Special consortium UCE had been in the running to build the vibration-free, biochemical laboratories in the RUG’s fancy new building. It will be a large, complex job that estimates say will cost around eighty million euro. Recently, the university notified the consortium that their services would not be required.
According to UCE lawyer Mark Lim, the three companies were rejected for the ‘wrong reasons’ after spending nine months ‘working hard to acquire the job’. On behalf of the companies, Lim said the RUG has not acted in accordance with European tender regulations.
Fudging the numbers
Peter Hoekstra, council for the RUG, disagrees. The consortium’s proposed price (ninety million euro) is more than the university can or is willing to pay. The RUG originally budgeted the project at fifty-six million euro, which was later bumped up to seventy-five million and then again to eighty million. The job was then privately awarded to a third party.
Hoekstra accuses the consortium of driving up the price by ‘fudging numbers and estimations’. He argued in court that UCE estimates unrealistically high prices to make more profit, aided by the tight construction market.
‘Contractors and construction companies think they can just ask any price they want’, the RUG’s lawyer said. ‘UCE didn’t try hard enough to figure out a cheaper option.’
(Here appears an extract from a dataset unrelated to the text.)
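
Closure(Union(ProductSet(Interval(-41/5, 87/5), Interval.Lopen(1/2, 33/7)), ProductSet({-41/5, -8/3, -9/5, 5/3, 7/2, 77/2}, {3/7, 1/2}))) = Union(ProductSet({-41/5, -8/3, -9/5, 5/3, 7/2, 77/2}, {3/7, 1/2}), ProductSet(Interval(-41/5, 87/5), Interval(1/2, 33/7)))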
He named the construction site costs as an example, which the three companies estimated at 2.7 million. ‘With that money, they could buy all new materials and install golden toilets in the Porta-Potties.’
The consortium says the ninety million euro they quoted was fair and in line with the market. But the university opted for a company that quoted the job at ten million euro less. Hoekstra: ‘Ten million is a substantial difference.’
The consortium claims the RUG wasn’t allowed to do business with the other party in the first place and acted counter to tender regulations. They say the RUG backed itself into a corner through ‘unrealistic cost estimations and raising the wrong expectations’ and that the three companies are now suffering the consequences.
UCE demands that the judge rule in favour of the consortium and award it the job, or they will submit damage claims of up to seven hundred thousand euro. The RUG is willing to discuss compensation but says the proposed sum is much too high.
The parties didn’t reach an agreement on Tuesday. The case will continue at the Groningen court on Monday, June 3.
64,000 square metres, 1,400 students, 850 employees
The Feringa Building, named for RUG Nobel Prize winner Ben Feringa, will be the third new building for the Faculty of Science and Engineering, after the Bernoulliborg and the Linnaeusborg. It’s meant to replace Nijenborgh 4, which is fifty years old.
The new building, which will have 64,000 square metres of floor space and approximately three kilometres of laboratory tables, will be home to 1,400 students and 850 employees. It will be one of the biggest buildings in the Netherlands. The Feringa Building is scheduled to be completed in the summer of 2023.